Tacking on "Attack of the Mushroom People" as an alternate title for this film's international release does it such a huge disservice that I'm reluctant to even mention it. Yes, there are technically mushroom people in the movie, but I hesitate to call what they do "attacking". Semantics aside, hearing that title out of context automatically paints a certain picture: You expect something cheesy, mushroom people? How can that be serious? But to go back to the semantics for a minute, I think the line between "mushroom" and "person" is a big point in the film itself, and for the alternate title to stick a moniker on the transformed, half-organic humans and try to pull in audiences with the promise of some freakish creatures is inconsiderate and ruins the film's image for anyone unfamiliar with it.

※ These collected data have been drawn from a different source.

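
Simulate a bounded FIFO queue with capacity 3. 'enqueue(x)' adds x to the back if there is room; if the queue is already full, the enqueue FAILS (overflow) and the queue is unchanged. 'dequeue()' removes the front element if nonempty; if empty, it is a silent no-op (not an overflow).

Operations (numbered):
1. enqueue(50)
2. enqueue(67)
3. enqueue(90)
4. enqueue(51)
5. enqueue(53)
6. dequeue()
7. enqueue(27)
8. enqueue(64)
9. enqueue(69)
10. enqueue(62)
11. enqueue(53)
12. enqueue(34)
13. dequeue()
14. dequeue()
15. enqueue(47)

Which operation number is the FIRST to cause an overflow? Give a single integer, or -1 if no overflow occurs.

1. enqueue(50): size=1
2. enqueue(67): size=2
3. enqueue(90): size=3
4. enqueue(51): size=3=cap → OVERFLOW (fail)
5. enqueue(53): size=3=cap → OVERFLOW (fail)
6. dequeue(): size=2
7. enqueue(27): size=3
8. enqueue(64): size=3=cap → OVERFLOW (fail)
9. enqueue(69): size=3=cap → OVERFLOW (fail)
10. enqueue(62): size=3=cap → OVERFLOW (fail)
11. enqueue(53): size=3=cap → OVERFLOW (fail)
12. enqueue(34): size=3=cap → OVERFLOW (fail)
13. dequeue(): size=2
14. dequeue(): size=1
15. enqueue(47): size=2

Answer: 4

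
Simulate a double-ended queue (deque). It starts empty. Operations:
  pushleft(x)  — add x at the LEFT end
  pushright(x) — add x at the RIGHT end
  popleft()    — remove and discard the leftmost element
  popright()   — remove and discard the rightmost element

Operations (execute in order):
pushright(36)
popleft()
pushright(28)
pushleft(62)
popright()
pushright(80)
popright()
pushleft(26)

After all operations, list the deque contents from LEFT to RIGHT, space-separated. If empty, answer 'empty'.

Answer: 26 62

Derivation:
pushright(36): [36]
popleft(): []
pushright(28): [28]
pushleft(62): [62, 28]
popright(): [62]
pushright(80): [62, 80]
popright(): [62]
pushleft(26): [26, 62]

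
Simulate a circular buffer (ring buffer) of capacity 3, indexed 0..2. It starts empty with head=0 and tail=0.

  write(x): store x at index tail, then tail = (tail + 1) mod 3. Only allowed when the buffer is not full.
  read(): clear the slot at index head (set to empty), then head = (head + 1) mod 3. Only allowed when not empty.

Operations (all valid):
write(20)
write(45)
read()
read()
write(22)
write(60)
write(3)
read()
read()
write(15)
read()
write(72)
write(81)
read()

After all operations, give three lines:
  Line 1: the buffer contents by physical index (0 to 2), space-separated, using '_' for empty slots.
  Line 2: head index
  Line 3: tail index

write(20): buf=[20 _ _], head=0, tail=1, size=1
write(45): buf=[20 45 _], head=0, tail=2, size=2
read(): buf=[_ 45 _], head=1, tail=2, size=1
read(): buf=[_ _ _], head=2, tail=2, size=0
write(22): buf=[_ _ 22], head=2, tail=0, size=1
write(60): buf=[60 _ 22], head=2, tail=1, size=2
write(3): buf=[60 3 22], head=2, tail=2, size=3
read(): buf=[60 3 _], head=0, tail=2, size=2
read(): buf=[_ 3 _], head=1, tail=2, size=1
write(15): buf=[_ 3 15], head=1, tail=0, size=2
read(): buf=[_ _ 15], head=2, tail=0, size=1
write(72): buf=[72 _ 15], head=2, tail=1, size=2
write(81): buf=[72 81 15], head=2, tail=2, size=3
read(): buf=[72 81 _], head=0, tail=2, size=2

Answer: 72 81 _
0
2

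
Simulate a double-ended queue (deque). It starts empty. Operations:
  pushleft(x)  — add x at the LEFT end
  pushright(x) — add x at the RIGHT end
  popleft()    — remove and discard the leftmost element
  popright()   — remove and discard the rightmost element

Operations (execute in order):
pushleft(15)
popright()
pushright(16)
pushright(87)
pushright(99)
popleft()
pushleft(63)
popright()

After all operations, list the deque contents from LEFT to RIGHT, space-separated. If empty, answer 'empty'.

pushleft(15): [15]
popright(): []
pushright(16): [16]
pushright(87): [16, 87]
pushright(99): [16, 87, 99]
popleft(): [87, 99]
pushleft(63): [63, 87, 99]
popright(): [63, 87]

Answer: 63 87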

Rant over. So what am I talking about here? I'm talking about a movie absolutely rife with the existential dread of becoming aware of your place in a rapidly industrialized, sprawling city; becoming aware that some part of yourself is dying or being killed every time you wake up and participate in the city's existence. Becoming aware of the incompatibility of the human soul with its surroundings.

Our main cast of characters is a group of people, not really friends, aboard a small recreational boat that hits rough waters and ends up on a mysterious, uninhabited island. Nobody in this is particularly likable, with Akira Kubo being the slight exception, and Miki Yashiro playing the one girl who you sympathize with the most because she doesn't even want to be there. Even the people who don't constantly squabble and try to shove everybody else out of the way in the name of self-preservation never do much speaking up - this isn't a "good guy takes the helm and steers everybody back on the path or righteousness" type of thing. Personal virtue or morals doesn't really matter on the island. Your presence alone is enough to have the island start trying to snake its tentacles into you, enough to corrupt you, no matter who you were before arriving. Actually, I should put that another way: The island only amplifies whatever you were before arriving.

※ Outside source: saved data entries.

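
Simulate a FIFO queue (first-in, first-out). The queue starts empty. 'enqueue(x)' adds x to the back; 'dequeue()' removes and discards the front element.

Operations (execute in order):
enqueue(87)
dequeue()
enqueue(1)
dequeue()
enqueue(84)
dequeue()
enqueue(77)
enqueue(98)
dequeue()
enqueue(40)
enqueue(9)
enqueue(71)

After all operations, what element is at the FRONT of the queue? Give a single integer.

Answer: 98

Derivation:
enqueue(87): queue = [87]
dequeue(): queue = []
enqueue(1): queue = [1]
dequeue(): queue = []
enqueue(84): queue = [84]
dequeue(): queue = []
enqueue(77): queue = [77]
enqueue(98): queue = [77, 98]
dequeue(): queue = [98]
enqueue(40): queue = [98, 40]
enqueue(9): queue = [98, 40, 9]
enqueue(71): queue = [98, 40, 9, 71]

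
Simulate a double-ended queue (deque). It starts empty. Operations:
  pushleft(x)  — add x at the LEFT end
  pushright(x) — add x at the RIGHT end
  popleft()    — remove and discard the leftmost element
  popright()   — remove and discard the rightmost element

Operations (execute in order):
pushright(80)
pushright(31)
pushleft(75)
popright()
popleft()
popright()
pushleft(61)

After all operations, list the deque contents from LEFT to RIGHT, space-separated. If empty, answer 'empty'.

Answer: 61

Derivation:
pushright(80): [80]
pushright(31): [80, 31]
pushleft(75): [75, 80, 31]
popright(): [75, 80]
popleft(): [80]
popright(): []
pushleft(61): [61]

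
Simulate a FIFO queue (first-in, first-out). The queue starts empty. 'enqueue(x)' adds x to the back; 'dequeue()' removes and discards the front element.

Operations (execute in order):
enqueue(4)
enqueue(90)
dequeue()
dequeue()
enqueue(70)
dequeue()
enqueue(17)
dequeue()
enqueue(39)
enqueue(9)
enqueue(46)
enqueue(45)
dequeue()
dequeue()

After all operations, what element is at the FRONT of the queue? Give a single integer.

enqueue(4): queue = [4]
enqueue(90): queue = [4, 90]
dequeue(): queue = [90]
dequeue(): queue = []
enqueue(70): queue = [70]
dequeue(): queue = []
enqueue(17): queue = [17]
dequeue(): queue = []
enqueue(39): queue = [39]
enqueue(9): queue = [39, 9]
enqueue(46): queue = [39, 9, 46]
enqueue(45): queue = [39, 9, 46, 45]
dequeue(): queue = [9, 46, 45]
dequeue(): queue = [46, 45]

Answer: 46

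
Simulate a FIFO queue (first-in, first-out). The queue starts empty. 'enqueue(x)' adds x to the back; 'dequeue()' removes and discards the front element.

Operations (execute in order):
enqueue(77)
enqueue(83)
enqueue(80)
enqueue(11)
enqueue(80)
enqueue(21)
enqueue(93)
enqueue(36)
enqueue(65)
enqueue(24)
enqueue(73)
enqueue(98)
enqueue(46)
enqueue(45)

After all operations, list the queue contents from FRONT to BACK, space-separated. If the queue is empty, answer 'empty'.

enqueue(77): [77]
enqueue(83): [77, 83]
enqueue(80): [77, 83, 80]
enqueue(11): [77, 83, 80, 11]
enqueue(80): [77, 83, 80, 11, 80]
enqueue(21): [77, 83, 80, 11, 80, 21]
enqueue(93): [77, 83, 80, 11, 80, 21, 93]
enqueue(36): [77, 83, 80, 11, 80, 21, 93, 36]
enqueue(65): [77, 83, 80, 11, 80, 21, 93, 36, 65]
enqueue(24): [77, 83, 80, 11, 80, 21, 93, 36, 65, 24]
enqueue(73): [77, 83, 80, 11, 80, 21, 93, 36, 65, 24, 73]
enqueue(98): [77, 83, 80, 11, 80, 21, 93, 36, 65, 24, 73, 98]
enqueue(46): [77, 83, 80, 11, 80, 21, 93, 36, 65, 24, 73, 98, 46]
enqueue(45): [77, 83, 80, 11, 80, 21, 93, 36, 65, 24, 73, 98, 46, 45]

Answer: 77 83 80 11 80 21 93 36 65 24 73 98 46 45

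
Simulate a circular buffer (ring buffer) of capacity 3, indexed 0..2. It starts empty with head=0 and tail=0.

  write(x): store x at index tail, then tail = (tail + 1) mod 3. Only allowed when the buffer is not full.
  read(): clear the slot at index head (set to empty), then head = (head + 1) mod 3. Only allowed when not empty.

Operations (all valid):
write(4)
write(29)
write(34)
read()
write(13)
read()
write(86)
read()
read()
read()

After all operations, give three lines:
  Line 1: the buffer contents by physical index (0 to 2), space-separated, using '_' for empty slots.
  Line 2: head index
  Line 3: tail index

Answer: _ _ _
2
2

Derivation:
write(4): buf=[4 _ _], head=0, tail=1, size=1
write(29): buf=[4 29 _], head=0, tail=2, size=2
write(34): buf=[4 29 34], head=0, tail=0, size=3
read(): buf=[_ 29 34], head=1, tail=0, size=2
write(13): buf=[13 29 34], head=1, tail=1, size=3
read(): buf=[13 _ 34], head=2, tail=1, size=2
write(86): buf=[13 86 34], head=2, tail=2, size=3
read(): buf=[13 86 _], head=0, tail=2, size=2
read(): buf=[_ 86 _], head=1, tail=2, size=1
read(): buf=[_ _ _], head=2, tail=2, size=0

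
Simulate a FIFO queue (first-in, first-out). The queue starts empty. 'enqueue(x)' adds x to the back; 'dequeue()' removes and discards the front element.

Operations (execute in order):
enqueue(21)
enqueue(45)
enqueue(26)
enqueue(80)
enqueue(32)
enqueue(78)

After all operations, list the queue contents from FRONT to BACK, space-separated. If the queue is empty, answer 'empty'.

Answer: 21 45 26 80 32 78

Derivation:
enqueue(21): [21]
enqueue(45): [21, 45]
enqueue(26): [21, 45, 26]
enqueue(80): [21, 45, 26, 80]
enqueue(32): [21, 45, 26, 80, 32]
enqueue(78): [21, 45, 26, 80, 32, 78]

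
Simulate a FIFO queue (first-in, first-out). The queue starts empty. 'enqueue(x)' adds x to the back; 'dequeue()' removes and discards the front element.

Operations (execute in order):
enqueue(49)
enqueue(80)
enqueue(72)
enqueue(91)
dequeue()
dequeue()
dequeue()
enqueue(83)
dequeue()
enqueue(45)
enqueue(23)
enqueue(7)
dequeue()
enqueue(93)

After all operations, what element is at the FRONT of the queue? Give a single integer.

enqueue(49): queue = [49]
enqueue(80): queue = [49, 80]
enqueue(72): queue = [49, 80, 72]
enqueue(91): queue = [49, 80, 72, 91]
dequeue(): queue = [80, 72, 91]
dequeue(): queue = [72, 91]
dequeue(): queue = [91]
enqueue(83): queue = [91, 83]
dequeue(): queue = [83]
enqueue(45): queue = [83, 45]
enqueue(23): queue = [83, 45, 23]
enqueue(7): queue = [83, 45, 23, 7]
dequeue(): queue = [45, 23, 7]
enqueue(93): queue = [45, 23, 7, 93]

Answer: 45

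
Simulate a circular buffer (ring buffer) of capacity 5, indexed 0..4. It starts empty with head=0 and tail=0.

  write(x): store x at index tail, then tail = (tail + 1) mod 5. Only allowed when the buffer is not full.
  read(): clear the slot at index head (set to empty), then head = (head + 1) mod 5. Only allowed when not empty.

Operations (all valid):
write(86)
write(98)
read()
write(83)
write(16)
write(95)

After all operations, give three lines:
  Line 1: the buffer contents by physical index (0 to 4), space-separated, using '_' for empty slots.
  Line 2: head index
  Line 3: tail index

write(86): buf=[86 _ _ _ _], head=0, tail=1, size=1
write(98): buf=[86 98 _ _ _], head=0, tail=2, size=2
read(): buf=[_ 98 _ _ _], head=1, tail=2, size=1
write(83): buf=[_ 98 83 _ _], head=1, tail=3, size=2
write(16): buf=[_ 98 83 16 _], head=1, tail=4, size=3
write(95): buf=[_ 98 83 16 95], head=1, tail=0, size=4

Answer: _ 98 83 16 95
1
0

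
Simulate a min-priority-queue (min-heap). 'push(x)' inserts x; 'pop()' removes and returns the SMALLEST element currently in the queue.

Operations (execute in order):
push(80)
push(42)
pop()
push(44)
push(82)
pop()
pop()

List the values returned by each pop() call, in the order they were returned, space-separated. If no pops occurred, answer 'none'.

Answer: 42 44 80

Derivation:
push(80): heap contents = [80]
push(42): heap contents = [42, 80]
pop() → 42: heap contents = [80]
push(44): heap contents = [44, 80]
push(82): heap contents = [44, 80, 82]
pop() → 44: heap contents = [80, 82]
pop() → 80: heap contents = [82]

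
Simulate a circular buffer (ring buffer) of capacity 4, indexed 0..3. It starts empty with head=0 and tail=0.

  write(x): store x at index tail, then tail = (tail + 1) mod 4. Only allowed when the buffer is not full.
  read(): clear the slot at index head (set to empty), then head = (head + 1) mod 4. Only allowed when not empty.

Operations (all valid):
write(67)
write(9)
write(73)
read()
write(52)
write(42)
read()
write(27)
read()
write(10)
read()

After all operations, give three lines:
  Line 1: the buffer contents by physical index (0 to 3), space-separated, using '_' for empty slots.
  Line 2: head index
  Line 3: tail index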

Before long the "crew" start to find things on and about the island that are unsettling: Evidence that people had been there before, but no bodies or anything to tell the story of what happened to them. Man-made objects on the island, like the derelict boat, appear to be completely coated in some kind of mold or fungus spores. There's a diary that's found with entries about how the mushrooms growing rampant on the island are poisonous, but nobody seems to take it very seriously, especially when the food starts running out. Six people eat up the small resources they can scrounge pretty quickly, and before too long they start turning to those mushrooms, despite all warnings. Nigh on everything about this movie can be taken metaphorically, and the rapid consumption and personal hoarding of the scant supply of canned foods on the abandoned boat that eventually leads to the crew plundering the island's natural resources is a pretty clear reference to humans stripping the land of everything we can make money from or consume before turning to whatever other uncorrupted, untouched wilds we can get our hands on.

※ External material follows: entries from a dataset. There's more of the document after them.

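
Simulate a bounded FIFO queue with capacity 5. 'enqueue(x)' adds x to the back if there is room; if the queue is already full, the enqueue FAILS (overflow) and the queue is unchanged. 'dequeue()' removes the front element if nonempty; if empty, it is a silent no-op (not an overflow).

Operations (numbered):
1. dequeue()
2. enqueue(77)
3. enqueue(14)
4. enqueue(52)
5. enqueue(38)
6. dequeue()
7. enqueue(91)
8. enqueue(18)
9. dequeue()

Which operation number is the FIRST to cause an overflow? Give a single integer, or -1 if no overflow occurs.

1. dequeue(): empty, no-op, size=0
2. enqueue(77): size=1
3. enqueue(14): size=2
4. enqueue(52): size=3
5. enqueue(38): size=4
6. dequeue(): size=3
7. enqueue(91): size=4
8. enqueue(18): size=5
9. dequeue(): size=4

Answer: -1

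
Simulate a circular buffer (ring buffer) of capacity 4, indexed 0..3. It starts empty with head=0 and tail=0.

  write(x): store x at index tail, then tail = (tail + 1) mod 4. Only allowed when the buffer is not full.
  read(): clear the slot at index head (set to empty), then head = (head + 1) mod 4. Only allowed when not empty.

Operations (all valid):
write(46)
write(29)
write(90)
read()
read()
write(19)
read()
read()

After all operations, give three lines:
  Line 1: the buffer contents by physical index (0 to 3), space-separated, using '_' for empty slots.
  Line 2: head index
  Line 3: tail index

write(46): buf=[46 _ _ _], head=0, tail=1, size=1
write(29): buf=[46 29 _ _], head=0, tail=2, size=2
write(90): buf=[46 29 90 _], head=0, tail=3, size=3
read(): buf=[_ 29 90 _], head=1, tail=3, size=2
read(): buf=[_ _ 90 _], head=2, tail=3, size=1
write(19): buf=[_ _ 90 19], head=2, tail=0, size=2
read(): buf=[_ _ _ 19], head=3, tail=0, size=1
read(): buf=[_ _ _ _], head=0, tail=0, size=0

Answer: _ _ _ _
0
0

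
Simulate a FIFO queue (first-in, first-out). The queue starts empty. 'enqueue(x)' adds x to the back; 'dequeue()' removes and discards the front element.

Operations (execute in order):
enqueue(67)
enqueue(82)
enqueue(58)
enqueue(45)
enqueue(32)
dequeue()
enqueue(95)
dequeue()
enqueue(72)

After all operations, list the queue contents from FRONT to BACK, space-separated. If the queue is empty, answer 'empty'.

enqueue(67): [67]
enqueue(82): [67, 82]
enqueue(58): [67, 82, 58]
enqueue(45): [67, 82, 58, 45]
enqueue(32): [67, 82, 58, 45, 32]
dequeue(): [82, 58, 45, 32]
enqueue(95): [82, 58, 45, 32, 95]
dequeue(): [58, 45, 32, 95]
enqueue(72): [58, 45, 32, 95, 72]

Answer: 58 45 32 95 72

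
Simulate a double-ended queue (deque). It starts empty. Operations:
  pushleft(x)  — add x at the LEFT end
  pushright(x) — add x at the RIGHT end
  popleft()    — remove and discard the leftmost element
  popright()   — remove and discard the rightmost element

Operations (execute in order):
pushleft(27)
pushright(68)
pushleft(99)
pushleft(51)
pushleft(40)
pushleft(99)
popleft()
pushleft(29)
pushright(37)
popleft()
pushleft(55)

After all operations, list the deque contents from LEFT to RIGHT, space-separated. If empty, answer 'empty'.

pushleft(27): [27]
pushright(68): [27, 68]
pushleft(99): [99, 27, 68]
pushleft(51): [51, 99, 27, 68]
pushleft(40): [40, 51, 99, 27, 68]
pushleft(99): [99, 40, 51, 99, 27, 68]
popleft(): [40, 51, 99, 27, 68]
pushleft(29): [29, 40, 51, 99, 27, 68]
pushright(37): [29, 40, 51, 99, 27, 68, 37]
popleft(): [40, 51, 99, 27, 68, 37]
pushleft(55): [55, 40, 51, 99, 27, 68, 37]

Answer: 55 40 51 99 27 68 37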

The atmosphere in this is so heavy. You really feel the fungal dampness, the rich moist decay. Even though a lot of the runtime takes place inside the derelict boat (itself rotting and decaying) it almost feels like the characters have no refuge, that the island takes over everything. There's something deeply sinister going on at all times during Matango even though - and this is one of the points that turned me off the first time I watched it - it can occasionally drag a bit, preoccupied with personal issues and petty arguments. But the island is not, I would argue, a malevolent force. Nor is it benevolent for that matter: The island just exists, and it's the nature of the people who venture into its wilderness that results in their being subsumed by it. As with Godzilla, it is just a force of nature. Its appearance reflects back on us, not on it.

If this bored you or you got tired of seeing people be cruel to one another and not work together, the final fifteen minutes should at least leave an impression on you. It's one of the most genuinely chilling and discomfiting things I've seen on film in recent memory - the surreal, nightmarish forest of swelling mushrooms and things that used to be people, enticing us to just eat of their flesh, just do that one thing and you can be so happy. If the meaning of this wasn't clear enough, the expression of pure bliss as one of the crewmates eats his first mushroom and flashes back to everything about Tokyo that gave him pleasure before - the bright lights, the dancing women - should reinforce it. There's no difference between becoming a mushroom and becoming a member of the weird collective being that is a megalopolis. As soon as you've tasted how delightful it can be, you are now of it. The horror of Matango is not about turning into a mushroom, it's about becoming consumed, not realizing until it's too late that you've lost all sense of humanity. There's no way to fight it and the only way to stay alive is to conform. I don't mean to evangelize, but please watch a subtitled version instead of a dub if you can find it. It's crucial that your viewing of this is as close to how it was originally intended to be as possible.